Chris Richards played a long ball in the middle circle where Mateta held him up, exchanged Pass with Sarr and then established Daniel Munoz, on the right.

The wing-back centered to Eze to come for Manuel Akanji and send a low volley along Stefan Ortega.

Before the kick -off, the Palace fans had unraveled a banner who will shake “Wembley … it will be nice.”

They were faithful to their word – it did and that was it.

Munoz, the Colombian with lungs the size of playing football, quickly stuck the flank off again for a SARR shot that blocked Ortega.

Then that moment came from furious controversy when Haaland stormed forward and Henderson went to the edge of his box to scoop the ball away from the foot of the Norwegian.

VAR quickly did his bewildering thing. Henderson had clearly dealt with the frameworks, but Michael Salisbury decided that the sight of Haaland on the goal, on the edge of the area, was not a goal option.

It is not an opinion that many opposition fever or coaches would share.

Salisbury's decision was based on the fact that Haaland ended from the goal. Ignoring the fact that he would have changed direction and probably had scored if Henderson had not treated it.

But because VAR cannot grant free kicks and yellow cards, a clear injustice should be.

It felt enormously predictable that Henderson's postponement was expensive for the city and was embarrassing for the competition officials.

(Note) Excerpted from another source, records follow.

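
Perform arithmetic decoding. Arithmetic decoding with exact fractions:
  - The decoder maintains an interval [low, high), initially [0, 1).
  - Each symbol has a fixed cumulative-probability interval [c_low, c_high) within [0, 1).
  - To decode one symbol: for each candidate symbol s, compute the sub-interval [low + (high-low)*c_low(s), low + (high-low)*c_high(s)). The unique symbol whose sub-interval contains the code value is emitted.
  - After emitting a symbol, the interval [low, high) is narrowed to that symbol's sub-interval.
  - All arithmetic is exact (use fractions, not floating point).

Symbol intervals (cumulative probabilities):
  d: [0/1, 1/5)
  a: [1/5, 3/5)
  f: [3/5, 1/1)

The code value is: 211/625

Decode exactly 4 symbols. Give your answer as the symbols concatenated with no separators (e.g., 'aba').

Step 1: interval [0/1, 1/1), width = 1/1 - 0/1 = 1/1
  'd': [0/1 + 1/1*0/1, 0/1 + 1/1*1/5) = [0/1, 1/5)
  'a': [0/1 + 1/1*1/5, 0/1 + 1/1*3/5) = [1/5, 3/5) <- contains code 211/625
  'f': [0/1 + 1/1*3/5, 0/1 + 1/1*1/1) = [3/5, 1/1)
  emit 'a', narrow to [1/5, 3/5)
Step 2: interval [1/5, 3/5), width = 3/5 - 1/5 = 2/5
  'd': [1/5 + 2/5*0/1, 1/5 + 2/5*1/5) = [1/5, 7/25)
  'a': [1/5 + 2/5*1/5, 1/5 + 2/5*3/5) = [7/25, 11/25) <- contains code 211/625
  'f': [1/5 + 2/5*3/5, 1/5 + 2/5*1/1) = [11/25, 3/5)
  emit 'a', narrow to [7/25, 11/25)
Step 3: interval [7/25, 11/25), width = 11/25 - 7/25 = 4/25
  'd': [7/25 + 4/25*0/1, 7/25 + 4/25*1/5) = [7/25, 39/125)
  'a': [7/25 + 4/25*1/5, 7/25 + 4/25*3/5) = [39/125, 47/125) <- contains code 211/625
  'f': [7/25 + 4/25*3/5, 7/25 + 4/25*1/1) = [47/125, 11/25)
  emit 'a', narrow to [39/125, 47/125)
Step 4: interval [39/125, 47/125), width = 47/125 - 39/125 = 8/125
  'd': [39/125 + 8/125*0/1, 39/125 + 8/125*1/5) = [39/125, 203/625)
  'a': [39/125 + 8/125*1/5, 39/125 + 8/125*3/5) = [203/625, 219/625) <- contains code 211/625
  'f': [39/125 + 8/125*3/5, 39/125 + 8/125*1/1) = [219/625, 47/125)
  emit 'a', narrow to [203/625, 219/625)

Answer: aaaa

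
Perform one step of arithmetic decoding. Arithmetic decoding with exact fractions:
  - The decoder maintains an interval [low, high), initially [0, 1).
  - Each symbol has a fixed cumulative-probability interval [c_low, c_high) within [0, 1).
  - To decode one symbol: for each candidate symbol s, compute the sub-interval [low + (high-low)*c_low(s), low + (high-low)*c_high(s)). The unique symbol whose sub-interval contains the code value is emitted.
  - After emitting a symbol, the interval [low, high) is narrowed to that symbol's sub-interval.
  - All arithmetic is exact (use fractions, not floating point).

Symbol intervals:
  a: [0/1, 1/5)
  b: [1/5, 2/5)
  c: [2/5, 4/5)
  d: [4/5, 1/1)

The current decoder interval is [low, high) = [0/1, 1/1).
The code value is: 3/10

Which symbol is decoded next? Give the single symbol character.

Answer: b

Derivation:
Interval width = high − low = 1/1 − 0/1 = 1/1
Scaled code = (code − low) / width = (3/10 − 0/1) / 1/1 = 3/10
  a: [0/1, 1/5) 
  b: [1/5, 2/5) ← scaled code falls here ✓
  c: [2/5, 4/5) 
  d: [4/5, 1/1)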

Tyrick Mitchell delved into Bernardo Silva and Attwell pointed to the place.

But Haaland, who had missed three of his last six Spotkicks, made way for Marmoush, whose shot was saved brilliantly by Henderson, diving low at his right before he smothered the continuation of Haaland.

Then Jeremy Doku cut from the left and a curly shot had brilliantly saved by the man who should not have been in the goal of the palace.

After the break City attacked with vengeful intention – Haaland and Doku both went close again.

But it was Palace that it just thought, although it did not count.

A long throw caused chaos in the city box and the shot of Munoz took a few deflections – one of them from SARR, before it was wriggling of Ortega and allowed Munoz to shoot inside and poke over the line.

This time, however, Salisbury did his work and some manic festivals were demolished.

During the VAR check, a fight broke out between the two benches.

City had all the possession, but Palace defended as if he were possessed by a demonic feeling of goal.

Nico O'Reilly had a clear view of the goal, but decided not to shoot, then Guardiola Phil Foden and Argentinian debutant Claudio Echeverri sent.

And it was Echeverri who forced the next fine from Henderson, a block of point-white range of injury was called for ten minutes of injury time. The longest ten minutes of the life of each palace.